Initial stop screw setting
Adjusted stop screw setting
I’ve a stop screw that limits the advance from over advancing. I suspect that I’ve it set a bit to far such that it is limiting full advance as the bike runs out of oomph about 80 MPH. I backed the screw out a few turns and will see if that makes a difference.
Eventually I’ll put a timing light on the bike and check if I’m hitting full advance. For now I just put the front cover back on the bike and hooked up the battery ground cable.
Indicator lights
Headlight
Parking light
tail light
Stop light
The next task to check off on my list is Check Lighting. Indicators work with ignition on. The headlight and parking light work although it’s hard to tell the difference in the photos. Tail light and brake light are fine, too. Time to move on to the steering.
Pitted damper rod
I removed and cleaned the steering damper rod and friction plate.
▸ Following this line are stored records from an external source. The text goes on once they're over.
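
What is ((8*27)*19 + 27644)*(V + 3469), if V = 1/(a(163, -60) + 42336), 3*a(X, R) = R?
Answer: 1165105605085/10579 ≈ 1.1013e+8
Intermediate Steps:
a(X, R) = R/3
V = 1/42316 (V = 1/((1/3)*(-60) + 42336) = 1/(-20 + 42336) = 1/42316 ≈ 2.3632e-5)
((8*27)*19 + 27644)*(V + 3469) = ((8*27)*19 + 27644)*(1/42316 + 3469) = (216*19 + 27644)*(146794205/42316) = (4104 + 27644)*(146794205/42316) = 31748*(146794205/42316) = 1165105605085/10579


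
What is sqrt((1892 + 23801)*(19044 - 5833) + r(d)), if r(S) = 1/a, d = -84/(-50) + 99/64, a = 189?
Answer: 2*sqrt(336799638777)/63 ≈ 18424.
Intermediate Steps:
d = 5163/1600 (d = -84*(-1/50) + 99*(1/64) = 42/25 + 99/64 = 5163/1600 ≈ 3.2269)
r(S) = 1/189
sqrt((1892 + 23801)*(19044 - 5833) + r(d)) = sqrt((1892 + 23801)*(19044 - 5833) + 1/189) = sqrt(25693*13211 + 1/189) = sqrt(339430223 + 1/189) = sqrt(64152312148/189) = 2*sqrt(336799638777)/63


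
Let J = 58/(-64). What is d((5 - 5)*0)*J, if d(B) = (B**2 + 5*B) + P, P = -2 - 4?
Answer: 87/16 ≈ 5.4375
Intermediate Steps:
P = -6
d(B) = -6 + B**2 + 5*B (d(B) = (B**2 + 5*B) - 6 = -6 + B**2 + 5*B)
J = -29/32 (J = 58*(-1/64) = -29/32 ≈ -0.90625)
d((5 - 5)*0)*J = (-6 + ((5 - 5)*0)**2 + 5*((5 - 5)*0))*(-29/32) = (-6 + (0*0)**2 + 5*(0*0))*(-29/32) = (-6 + 0**2 + 5*0)*(-29/32) = (-6 + 0 + 0)*(-29/32) = -6*(-29/32) = 87/16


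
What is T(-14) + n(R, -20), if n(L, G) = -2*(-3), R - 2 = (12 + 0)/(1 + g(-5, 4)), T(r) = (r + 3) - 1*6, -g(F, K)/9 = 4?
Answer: -11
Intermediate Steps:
g(F, K) = -36 (g(F, K) = -9*4 = -36)
T(r) = -3 + r (T(r) = (3 + r) - 6 = -3 + r)
R = 58/35 (R = 2 + (12 + 0)/(1 - 36) = 2 + 12/(-35) = 2 + 12*(-1/35) = 2 - 12/35 = 58/35 ≈ 1.6571)
n(L, G) = 6
T(-14) + n(R, -20) = (-3 - 14) + 6 = -17 + 6 = -11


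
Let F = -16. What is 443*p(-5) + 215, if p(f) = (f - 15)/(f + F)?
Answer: 13375/21 ≈ 636.90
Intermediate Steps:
p(f) = (-15 + f)/(-16 + f) (p(f) = (f - 15)/(f - 16) = (-15 + f)/(-16 + f))
443*p(-5) + 215 = 443*((-15 - 5)/(-16 - 5)) + 215 = 443*(-20/(-21)) + 215 = 443*(-1/21*(-20)) + 215 = 443*(20/21) + 215 = 8860/21 + 215 = 13375/21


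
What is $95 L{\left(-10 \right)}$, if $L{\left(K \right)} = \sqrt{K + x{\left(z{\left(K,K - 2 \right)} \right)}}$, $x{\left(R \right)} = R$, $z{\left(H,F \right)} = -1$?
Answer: $95 i \sqrt{11} \approx 315.08 i$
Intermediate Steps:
$L{\left(K \right)} = \sqrt{-1 + K}$ ($L{\left(K \right)} = \sqrt{K - 1} = \sqrt{-1 + K}$)
$95 L{\left(-10 \right)} = 95 \sqrt{-1 - 10} = 95 \sqrt{-11} = 95 i \sqrt{11}$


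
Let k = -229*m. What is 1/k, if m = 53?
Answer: -1/12137 ≈ -8.2393e-5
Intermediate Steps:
k = -12137 (k = -229*53 = -12137)
1/k = 1/(-12137) = -1/12137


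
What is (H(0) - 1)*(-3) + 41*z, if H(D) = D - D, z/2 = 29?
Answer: 2381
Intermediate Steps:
z = 58 (z = 2*29 = 58)
H(D) = 0
(H(0) - 1)*(-3) + 41*z = (0 - 1)*(-3) + 41*58 = -1*(-3) + 2378 = 3 + 2378 = 2381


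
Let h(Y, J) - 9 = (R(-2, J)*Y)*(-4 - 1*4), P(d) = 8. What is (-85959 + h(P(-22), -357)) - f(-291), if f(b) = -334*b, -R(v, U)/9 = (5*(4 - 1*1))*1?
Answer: -174504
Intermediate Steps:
R(v, U) = -135 (R(v, U) = -9*5*(4 - 1*1) = -9*5*(4 - 1) = -9*5*3 = -135)
h(Y, J) = 9 + 1080*Y (h(Y, J) = 9 + (-135*Y)*(-4 - 1*4) = 9 + (-135*Y)*(-4 - 4) = 9 - 135*Y*(-8) = 9 + 1080*Y)
(-85959 + h(P(-22), -357)) - f(-291) = (-85959 + (9 + 1080*8)) - (-334)*(-291) = (-85959 + (9 + 8640)) - 1*97194 = (-85959 + 8649) - 97194 = -77310 - 97194 = -174504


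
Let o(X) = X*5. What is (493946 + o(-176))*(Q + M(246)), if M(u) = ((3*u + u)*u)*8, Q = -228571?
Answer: 842127637106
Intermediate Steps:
o(X) = 5*X
M(u) = 32*u² (M(u) = ((4*u)*u)*8 = (4*u²)*8 = 32*u²)
(493946 + o(-176))*(Q + M(246)) = (493946 + 5*(-176))*(-228571 + 32*246²) = (493946 - 880)*(-228571 + 32*60516) = 493066*(-228571 + 1936512) = 493066*1707941 = 842127637106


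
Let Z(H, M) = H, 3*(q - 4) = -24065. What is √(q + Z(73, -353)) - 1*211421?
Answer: -211421 + I*√71502/3 ≈ -2.1142e+5 + 89.133*I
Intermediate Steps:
q = -24053/3 (q = 4 + (⅓)*(-24065) = 4 - 24065/3 = -24053/3 ≈ -8017.7)
√(q + Z(73, -353)) - 1*211421 = √(-24053/3 + 73) - 1*211421 = √(-23834/3) - 211421 = I*√71502/3 - 211421 = -211421 + I*√71502/3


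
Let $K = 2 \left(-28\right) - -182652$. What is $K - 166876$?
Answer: $15720$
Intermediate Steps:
$K = 182596$ ($K = -56 + 182652 = 182596$)
$K - 166876 = 182596 - 166876 = 15720$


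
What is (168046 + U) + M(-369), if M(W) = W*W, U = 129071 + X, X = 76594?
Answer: 509872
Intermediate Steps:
U = 205665 (U = 129071 + 76594 = 205665)
M(W) = W²
(168046 + U) + M(-369) = (168046 + 205665) + (-369)² = 373711 + 136161 = 509872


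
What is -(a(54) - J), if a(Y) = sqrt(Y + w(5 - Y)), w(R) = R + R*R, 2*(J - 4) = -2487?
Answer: -2479/2 - sqrt(2406) ≈ -1288.6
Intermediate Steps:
J = -2479/2 (J = 4 + (1/2)*(-2487) = 4 - 2487/2 = -2479/2 ≈ -1239.5)
w(R) = R + R**2
a(Y) = sqrt(Y + (5 - Y)*(6 - Y)) (a(Y) = sqrt(Y + (5 - Y)*(1 + (5 - Y))) = sqrt(Y + (5 - Y)*(6 - Y)))
-(a(54) - J) = -(sqrt(54 + (-6 + 54)*(-5 + 54)) - 1*(-2479/2)) = -(sqrt(54 + 48*49) + 2479/2) = -(sqrt(54 + 2352) + 2479/2) = -(sqrt(2406) + 2479/2) = -(2479/2 + sqrt(2406)) = -2479/2 - sqrt(2406)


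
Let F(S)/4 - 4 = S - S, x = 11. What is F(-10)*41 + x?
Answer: 667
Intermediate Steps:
F(S) = 16 (F(S) = 16 + 4*(S - S) = 16 + 4*0 = 16 + 0 = 16)
F(-10)*41 + x = 16*41 + 11 = 656 + 11 = 667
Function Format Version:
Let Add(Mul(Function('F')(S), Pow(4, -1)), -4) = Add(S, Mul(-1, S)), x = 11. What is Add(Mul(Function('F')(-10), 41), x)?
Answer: 667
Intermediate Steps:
Function('F')(S) = 16 (Function('F')(S) = Add(16, Mul(4, Add(S, Mul(-1, S)))) = Add(16, Mul(4, 0)) = Add(16, 0) = 16)
Add(Mul(Function('F')(-10), 41), x) = Add(Mul(16, 41), 11) = Add(656, 11) = 667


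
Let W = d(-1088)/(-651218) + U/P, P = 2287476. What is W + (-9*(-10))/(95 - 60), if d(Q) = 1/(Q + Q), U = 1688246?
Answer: 18773186015418763/5672570238284544 ≈ 3.3095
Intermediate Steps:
d(Q) = 1/(2*Q)
W = 598082404465501/810367176897792 (W = ((½)/(-1088))/(-651218) + 1688246/2287476 = ((½)*(-1/1088))*(-1/651218) + 1688246*(1/2287476) = -1/2176*(-1/651218) + 844123/1143738 = 1/1417050368 + 844123/1143738 = 598082404465501/810367176897792 ≈ 0.73804)
W + (-9*(-10))/(95 - 60) = 598082404465501/810367176897792 + (-9*(-10))/(95 - 60) = 598082404465501/810367176897792 + 90/35 = 598082404465501/810367176897792 + 90*(1/35) = 598082404465501/810367176897792 + 18/7 = 18773186015418763/5672570238284544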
The chrome on the damper rod head is quite pitted, but still usable. I polished it the best I could. I also sprayed some brake cleaner on a paper towel and wiped the crud off of the friction material on portion of the damper that stays on the bike.
Loose steering stem nut
Damper, nut, and wrench
Steering stem
My bike has had a front end shimmy for a while. There was no noticeable play in the steering head so I kept looking to other areas for the cause. With no cause found I thought I’d follow some advice given to me to check and tighten the steering bearing pre-load a little bit.
I should have done that much sooner. The upper nut was loose. No wrench needed. I removed the nut and cleaned off the grease and crud around the top of the steering stem.
Tighten pre-load
Scissor jack to raise front wheel
With the front end jacked up to check the steering I tightened the lower nut a touch. Steering felt fine. I put the upper nut back and tightened it. That also seemed to tighten the steering a touch.
Maybe too much. I’ll take a test ride and see how it feels after putting the damper back on the bike and giving it a good cleaning.
Clean, ready for test ride
Good looking bike!
I think it took me longer to clean and polish the bike then I spent doing the actual service. Cleaning had been neglected for too long, I guess. Plus, riding in the fog and rain is guaranteed to make a white bike look quite dirty.
After cleaning I took a test ride and found that the steering is a touch too tight. It’s OK at speed, but the front doesn’t track correctly at very low speed, e.g. for parking lot. On the plus side, there was no shimmy at 35-40 MPH, down hill, with trailing throttle, a situation that was guaranteed to shake the front end before changing the pre-load.